How to ask for an extension

When it comes to requesting an extension on your taxes, there’s some good news and some bad news to consider.

The good news is that every American taxpayer is eligible for an automatic extension if they only ask, pushing back the due date of their return six months to Oct. 15.

The bad news? That extension is only for the paperwork itself, and not any tax payments due to the Internal Revenue Service.

“What many people do not realize is that filing for an extension only extends the time for the filing of the proper IRS forms,” said Bob Phillips, a certified public accountant and managing principal at Spectrum Management Group in Indianapolis. “It doesn’t extend the time to pay taxes that are owed. If you owe tax, you still must pay it by April 15 in order to avoid penalties and interest.”
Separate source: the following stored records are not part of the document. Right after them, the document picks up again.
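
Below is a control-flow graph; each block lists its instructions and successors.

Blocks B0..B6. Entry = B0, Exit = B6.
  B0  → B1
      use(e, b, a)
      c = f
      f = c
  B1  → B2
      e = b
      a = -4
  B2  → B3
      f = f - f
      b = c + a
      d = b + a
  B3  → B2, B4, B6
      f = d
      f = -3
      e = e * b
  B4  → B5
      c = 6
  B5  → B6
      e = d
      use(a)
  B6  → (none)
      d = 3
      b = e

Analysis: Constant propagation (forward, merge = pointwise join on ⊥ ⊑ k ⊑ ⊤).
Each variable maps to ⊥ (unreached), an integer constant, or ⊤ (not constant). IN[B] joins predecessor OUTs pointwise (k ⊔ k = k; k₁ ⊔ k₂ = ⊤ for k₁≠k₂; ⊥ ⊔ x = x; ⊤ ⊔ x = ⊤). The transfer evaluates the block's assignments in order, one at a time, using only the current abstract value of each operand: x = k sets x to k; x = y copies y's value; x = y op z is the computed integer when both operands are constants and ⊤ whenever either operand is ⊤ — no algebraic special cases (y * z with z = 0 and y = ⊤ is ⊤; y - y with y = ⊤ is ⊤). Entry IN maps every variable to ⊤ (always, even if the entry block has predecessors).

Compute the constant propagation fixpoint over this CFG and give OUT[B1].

Converged values:
  B0:  IN=(all ⊤)  OUT=(all ⊤)
  B1:  IN=(all ⊤)  OUT={a:-4; rest ⊤}
  B2:  IN={a:-4; rest ⊤}  OUT={a:-4; rest ⊤}
  B3:  IN={a:-4; rest ⊤}  OUT={a:-4, f:-3; rest ⊤}
  B4:  IN={a:-4, f:-3; rest ⊤}  OUT={a:-4, c:6, f:-3; rest ⊤}
  B5:  IN={a:-4, c:6, f:-3; rest ⊤}  OUT={a:-4, c:6, f:-3; rest ⊤}
  B6:  IN={a:-4, f:-3; rest ⊤}  OUT={a:-4, d:3, f:-3; rest ⊤}

Merge at B1: IN[B1] = OUT[B0] = {a: ⊤, b: ⊤, c: ⊤, d: ⊤, e: ⊤, f: ⊤}
Applying B1's transfer function to that IN value gives OUT[B1] (row B1 above).

Answer: {a: -4, b: ⊤, c: ⊤, d: ⊤, e: ⊤, f: ⊤}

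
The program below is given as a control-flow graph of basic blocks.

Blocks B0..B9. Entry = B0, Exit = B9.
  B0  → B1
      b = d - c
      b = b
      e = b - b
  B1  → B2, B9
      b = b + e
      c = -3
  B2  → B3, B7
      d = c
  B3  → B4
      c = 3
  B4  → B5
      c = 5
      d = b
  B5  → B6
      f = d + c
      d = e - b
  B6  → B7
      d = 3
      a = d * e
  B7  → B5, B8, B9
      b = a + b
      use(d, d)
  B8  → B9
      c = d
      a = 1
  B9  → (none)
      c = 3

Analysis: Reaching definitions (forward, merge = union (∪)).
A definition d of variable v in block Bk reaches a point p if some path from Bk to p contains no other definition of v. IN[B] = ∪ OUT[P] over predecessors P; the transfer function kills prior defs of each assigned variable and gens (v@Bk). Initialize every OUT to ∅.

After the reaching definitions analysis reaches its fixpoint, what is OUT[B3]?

Answer: {b@B1, c@B3, d@B2, e@B0}

Derivation:
Fixpoint table:
  B0:  IN={}  OUT={b@B0, e@B0}
  B1:  IN={b@B0, e@B0}  OUT={b@B1, c@B1, e@B0}
  B2:  IN={b@B1, c@B1, e@B0}  OUT={b@B1, c@B1, d@B2, e@B0}
  B3:  IN={b@B1, c@B1, d@B2, e@B0}  OUT={b@B1, c@B3, d@B2, e@B0}
  B4:  IN={b@B1, c@B3, d@B2, e@B0}  OUT={b@B1, c@B4, d@B4, e@B0}
  B5:  IN={a@B6, b@B1, b@B7, c@B1, c@B4, d@B2, d@B4, d@B6, e@B0, f@B5}  OUT={a@B6, b@B1, b@B7, c@B1, c@B4, d@B5, e@B0, f@B5}
  B6:  IN={a@B6, b@B1, b@B7, c@B1, c@B4, d@B5, e@B0, f@B5}  OUT={a@B6, b@B1, b@B7, c@B1, c@B4, d@B6, e@B0, f@B5}
  B7:  IN={a@B6, b@B1, b@B7, c@B1, c@B4, d@B2, d@B6, e@B0, f@B5}  OUT={a@B6, b@B7, c@B1, c@B4, d@B2, d@B6, e@B0, f@B5}
  B8:  IN={a@B6, b@B7, c@B1, c@B4, d@B2, d@B6, e@B0, f@B5}  OUT={a@B8, b@B7, c@B8, d@B2, d@B6, e@B0, f@B5}
  B9:  IN={a@B6, a@B8, b@B1, b@B7, c@B1, c@B4, c@B8, d@B2, d@B6, e@B0, f@B5}  OUT={a@B6, a@B8, b@B1, b@B7, c@B9, d@B2, d@B6, e@B0, f@B5}

Merge at B3: IN[B3] = OUT[B2] = {b@B1, c@B1, d@B2, e@B0}
Applying B3's transfer function to that IN value gives OUT[B3] (row B3 above).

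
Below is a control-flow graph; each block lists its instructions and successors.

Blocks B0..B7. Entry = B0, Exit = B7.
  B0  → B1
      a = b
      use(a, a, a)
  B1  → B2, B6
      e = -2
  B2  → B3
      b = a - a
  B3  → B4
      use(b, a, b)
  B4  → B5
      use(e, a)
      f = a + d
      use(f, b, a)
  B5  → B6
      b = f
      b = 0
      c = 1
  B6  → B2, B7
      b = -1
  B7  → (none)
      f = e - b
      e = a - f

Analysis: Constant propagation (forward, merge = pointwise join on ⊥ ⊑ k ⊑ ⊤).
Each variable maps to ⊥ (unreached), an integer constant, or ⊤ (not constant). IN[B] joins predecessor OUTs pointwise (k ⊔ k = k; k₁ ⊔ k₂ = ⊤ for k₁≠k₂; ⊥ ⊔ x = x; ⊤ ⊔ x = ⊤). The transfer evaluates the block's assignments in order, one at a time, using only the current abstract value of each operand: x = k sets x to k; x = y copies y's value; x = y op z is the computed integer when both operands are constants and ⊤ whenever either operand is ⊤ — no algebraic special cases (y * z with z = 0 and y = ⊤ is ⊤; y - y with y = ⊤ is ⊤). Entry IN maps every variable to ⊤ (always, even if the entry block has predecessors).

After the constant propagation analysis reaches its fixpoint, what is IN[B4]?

Answer: {a: ⊤, b: ⊤, c: ⊤, d: ⊤, e: -2, f: ⊤}

Trace:
Per-block solution:
  B0:   IN=(all ⊤)   OUT=(all ⊤)
  B1:   IN=(all ⊤)   OUT={e:-2; rest ⊤}
  B2:   IN={e:-2; rest ⊤}   OUT={e:-2; rest ⊤}
  B3:   IN={e:-2; rest ⊤}   OUT={e:-2; rest ⊤}
  B4:   IN={e:-2; rest ⊤}   OUT={e:-2; rest ⊤}
  B5:   IN={e:-2; rest ⊤}   OUT={b:0, c:1, e:-2; rest ⊤}
  B6:   IN={e:-2; rest ⊤}   OUT={b:-1, e:-2; rest ⊤}
  B7:   IN={b:-1, e:-2; rest ⊤}   OUT={b:-1, f:-1; rest ⊤}

Merge at B4: IN[B4] = OUT[B3] = {a: ⊤, b: ⊤, c: ⊤, d: ⊤, e: -2, f: ⊤}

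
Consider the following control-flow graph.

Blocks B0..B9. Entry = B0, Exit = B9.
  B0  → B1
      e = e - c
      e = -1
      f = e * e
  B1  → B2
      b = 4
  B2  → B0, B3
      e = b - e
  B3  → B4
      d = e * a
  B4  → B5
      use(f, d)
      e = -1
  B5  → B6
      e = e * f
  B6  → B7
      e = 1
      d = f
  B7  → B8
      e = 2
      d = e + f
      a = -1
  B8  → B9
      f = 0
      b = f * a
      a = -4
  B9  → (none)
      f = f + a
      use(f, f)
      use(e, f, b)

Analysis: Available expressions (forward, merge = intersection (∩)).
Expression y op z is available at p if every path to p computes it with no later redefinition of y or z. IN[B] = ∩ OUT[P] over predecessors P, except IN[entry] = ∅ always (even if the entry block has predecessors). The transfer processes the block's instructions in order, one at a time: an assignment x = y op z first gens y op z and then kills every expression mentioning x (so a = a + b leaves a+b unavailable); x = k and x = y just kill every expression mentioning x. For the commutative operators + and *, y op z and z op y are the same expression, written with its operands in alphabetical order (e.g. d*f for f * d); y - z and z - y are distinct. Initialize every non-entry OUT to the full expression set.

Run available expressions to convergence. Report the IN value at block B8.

Converged values:
  B0:   IN={}   OUT={e*e}
  B1:   IN={e*e}   OUT={e*e}
  B2:   IN={e*e}   OUT={}
  B3:   IN={}   OUT={a*e}
  B4:   IN={a*e}   OUT={}
  B5:   IN={}   OUT={}
  B6:   IN={}   OUT={}
  B7:   IN={}   OUT={e+f}
  B8:   IN={e+f}   OUT={}
  B9:   IN={}   OUT={}

Merge at B8: IN[B8] = OUT[B7] = {e+f}

Answer: {e+f}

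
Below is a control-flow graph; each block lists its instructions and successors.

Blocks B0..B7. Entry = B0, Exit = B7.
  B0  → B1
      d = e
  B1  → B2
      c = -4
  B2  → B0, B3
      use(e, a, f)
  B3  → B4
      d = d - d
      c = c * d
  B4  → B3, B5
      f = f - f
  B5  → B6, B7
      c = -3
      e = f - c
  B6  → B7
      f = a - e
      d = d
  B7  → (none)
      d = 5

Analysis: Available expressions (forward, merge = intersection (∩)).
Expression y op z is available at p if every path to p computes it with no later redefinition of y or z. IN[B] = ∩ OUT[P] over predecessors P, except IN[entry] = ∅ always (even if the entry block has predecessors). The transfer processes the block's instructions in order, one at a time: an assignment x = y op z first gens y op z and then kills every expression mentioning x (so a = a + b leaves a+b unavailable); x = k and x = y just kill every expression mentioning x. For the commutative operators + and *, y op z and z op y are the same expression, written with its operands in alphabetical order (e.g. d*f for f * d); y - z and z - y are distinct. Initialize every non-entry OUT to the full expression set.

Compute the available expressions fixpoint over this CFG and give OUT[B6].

Answer: {a-e}

Working:
Converged values:
  B0:  IN={}  OUT={}
  B1:  IN={}  OUT={}
  B2:  IN={}  OUT={}
  B3:  IN={}  OUT={}
  B4:  IN={}  OUT={}
  B5:  IN={}  OUT={f-c}
  B6:  IN={f-c}  OUT={a-e}
  B7:  IN={}  OUT={}

Merge at B6: IN[B6] = OUT[B5] = {f-c}
Applying B6's transfer function to that IN value gives OUT[B6] (row B6 above).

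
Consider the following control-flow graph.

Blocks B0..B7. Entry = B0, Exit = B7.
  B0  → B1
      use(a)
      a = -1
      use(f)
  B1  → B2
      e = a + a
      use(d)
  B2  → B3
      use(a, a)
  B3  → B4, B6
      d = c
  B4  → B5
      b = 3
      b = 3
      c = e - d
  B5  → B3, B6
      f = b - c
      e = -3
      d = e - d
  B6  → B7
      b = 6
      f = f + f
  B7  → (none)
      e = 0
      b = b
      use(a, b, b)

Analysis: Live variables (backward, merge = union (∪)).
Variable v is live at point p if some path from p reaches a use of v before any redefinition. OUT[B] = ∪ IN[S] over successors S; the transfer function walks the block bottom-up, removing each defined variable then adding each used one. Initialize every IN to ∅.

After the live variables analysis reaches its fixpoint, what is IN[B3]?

Answer: {a, c, e, f}

Trace:
Converged values:
  B0:  IN={a, c, d, f}  OUT={a, c, d, f}
  B1:  IN={a, c, d, f}  OUT={a, c, e, f}
  B2:  IN={a, c, e, f}  OUT={a, c, e, f}
  B3:  IN={a, c, e, f}  OUT={a, d, e, f}
  B4:  IN={a, d, e}  OUT={a, b, c, d}
  B5:  IN={a, b, c, d}  OUT={a, c, e, f}
  B6:  IN={a, f}  OUT={a, b}
  B7:  IN={a, b}  OUT={}

Merge at B3: OUT[B3] = IN[B4] ⊔ IN[B6] = {a, d, e, f}
Applying B3's transfer function to that OUT value gives IN[B3] (row B3 above).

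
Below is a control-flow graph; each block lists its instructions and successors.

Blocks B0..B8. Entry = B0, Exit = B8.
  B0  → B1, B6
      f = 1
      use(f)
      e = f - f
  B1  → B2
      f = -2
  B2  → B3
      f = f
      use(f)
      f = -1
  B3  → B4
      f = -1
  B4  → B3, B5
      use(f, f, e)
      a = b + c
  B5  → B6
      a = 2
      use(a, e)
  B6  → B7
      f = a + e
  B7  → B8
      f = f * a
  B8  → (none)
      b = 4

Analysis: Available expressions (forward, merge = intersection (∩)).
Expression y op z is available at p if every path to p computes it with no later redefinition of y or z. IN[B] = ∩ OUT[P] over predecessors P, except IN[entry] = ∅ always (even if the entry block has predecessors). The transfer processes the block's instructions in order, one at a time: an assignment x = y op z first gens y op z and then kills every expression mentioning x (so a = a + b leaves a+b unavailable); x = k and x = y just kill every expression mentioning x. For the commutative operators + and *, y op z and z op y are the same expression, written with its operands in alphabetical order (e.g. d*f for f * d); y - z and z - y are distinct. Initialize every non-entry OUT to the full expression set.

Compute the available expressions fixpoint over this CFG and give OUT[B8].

Answer: {a+e}

Trace:
Converged values:
  B0: | IN={} | OUT={f-f}
  B1: | IN={f-f} | OUT={}
  B2: | IN={} | OUT={}
  B3: | IN={} | OUT={}
  B4: | IN={} | OUT={b+c}
  B5: | IN={b+c} | OUT={b+c}
  B6: | IN={} | OUT={a+e}
  B7: | IN={a+e} | OUT={a+e}
  B8: | IN={a+e} | OUT={a+e}

Merge at B8: IN[B8] = OUT[B7] = {a+e}
Applying B8's transfer function to that IN value gives OUT[B8] (row B8 above).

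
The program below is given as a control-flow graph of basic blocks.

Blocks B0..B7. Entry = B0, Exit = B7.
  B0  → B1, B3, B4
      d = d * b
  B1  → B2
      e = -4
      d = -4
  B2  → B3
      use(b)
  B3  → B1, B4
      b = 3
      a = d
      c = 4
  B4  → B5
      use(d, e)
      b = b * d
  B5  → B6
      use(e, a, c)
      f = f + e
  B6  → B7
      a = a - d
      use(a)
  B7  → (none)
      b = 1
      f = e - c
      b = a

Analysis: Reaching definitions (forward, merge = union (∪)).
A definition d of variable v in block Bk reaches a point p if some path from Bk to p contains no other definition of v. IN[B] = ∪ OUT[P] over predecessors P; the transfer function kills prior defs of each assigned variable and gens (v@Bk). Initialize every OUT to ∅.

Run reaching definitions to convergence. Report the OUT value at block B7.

Answer: {a@B6, b@B7, c@B3, d@B0, d@B1, e@B1, f@B7}

Derivation:
Per-block solution:
  B0: | IN={} | OUT={d@B0}
  B1: | IN={a@B3, b@B3, c@B3, d@B0, d@B1, e@B1} | OUT={a@B3, b@B3, c@B3, d@B1, e@B1}
  B2: | IN={a@B3, b@B3, c@B3, d@B1, e@B1} | OUT={a@B3, b@B3, c@B3, d@B1, e@B1}
  B3: | IN={a@B3, b@B3, c@B3, d@B0, d@B1, e@B1} | OUT={a@B3, b@B3, c@B3, d@B0, d@B1, e@B1}
  B4: | IN={a@B3, b@B3, c@B3, d@B0, d@B1, e@B1} | OUT={a@B3, b@B4, c@B3, d@B0, d@B1, e@B1}
  B5: | IN={a@B3, b@B4, c@B3, d@B0, d@B1, e@B1} | OUT={a@B3, b@B4, c@B3, d@B0, d@B1, e@B1, f@B5}
  B6: | IN={a@B3, b@B4, c@B3, d@B0, d@B1, e@B1, f@B5} | OUT={a@B6, b@B4, c@B3, d@B0, d@B1, e@B1, f@B5}
  B7: | IN={a@B6, b@B4, c@B3, d@B0, d@B1, e@B1, f@B5} | OUT={a@B6, b@B7, c@B3, d@B0, d@B1, e@B1, f@B7}

Merge at B7: IN[B7] = OUT[B6] = {a@B6, b@B4, c@B3, d@B0, d@B1, e@B1, f@B5}
Applying B7's transfer function to that IN value gives OUT[B7] (row B7 above).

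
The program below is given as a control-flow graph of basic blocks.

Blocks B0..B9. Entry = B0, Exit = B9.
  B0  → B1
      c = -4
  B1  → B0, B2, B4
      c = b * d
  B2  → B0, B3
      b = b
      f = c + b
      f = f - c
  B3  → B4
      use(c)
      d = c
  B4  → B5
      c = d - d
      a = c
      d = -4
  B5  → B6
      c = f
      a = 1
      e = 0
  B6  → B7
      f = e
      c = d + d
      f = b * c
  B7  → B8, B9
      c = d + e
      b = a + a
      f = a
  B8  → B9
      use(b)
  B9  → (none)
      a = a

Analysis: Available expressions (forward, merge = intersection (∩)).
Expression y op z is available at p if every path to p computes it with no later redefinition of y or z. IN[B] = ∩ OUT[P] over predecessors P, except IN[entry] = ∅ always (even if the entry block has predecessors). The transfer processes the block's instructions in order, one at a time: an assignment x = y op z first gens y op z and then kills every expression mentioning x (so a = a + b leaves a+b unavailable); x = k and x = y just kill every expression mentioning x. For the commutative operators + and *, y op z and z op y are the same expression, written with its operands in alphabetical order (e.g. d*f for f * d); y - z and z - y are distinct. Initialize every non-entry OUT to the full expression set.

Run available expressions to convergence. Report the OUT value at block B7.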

Not everyone looking for more time is trying to duck paying the tax man, of course. Some folks simply haven’t received the appropriate paperwork yet and can’t meet the deadline through no fault of their own.

Phillips said that, in his experience, the need for an extension “usually is due to not having all the information they need to properly complete their tax return by April 15.” Frequently, this is a problem faced by investment in a partnership or business, where paperwork is a bit more complex and isn’t always sent out promptly.

In these cases, an extension is a no-brainer. Filing incomplete taxes not only may cause you to miss important deductions, but also can leave you open to an IRS audit if you don’t produce documents they are expecting to receive at tax time.

Just remember to make that estimated payment in good faith, Phillips notes.

And if you don’t owe any taxes? Well, it may be tempting to think that the April 15 deadline doesn’t apply to you. But even in these cases, it’s important to make a formal request for an extension even if you don’t have any prepayment to make.

That’s because even if your itemized return shows no tax burden or a tax refund due, the IRS doesn’t have any of that specific information; you may actually have an outstanding bill by their calculations. Filing your taxes, then, is a way to make sure you’re on the same page as the tax man and that no undeserved penalties are levied.

Besides, if you’re owed a tax refund from the IRS, what’s with all the procrastinating?

The longer you delay mailing in the forms, the longer it is until you get that refund check.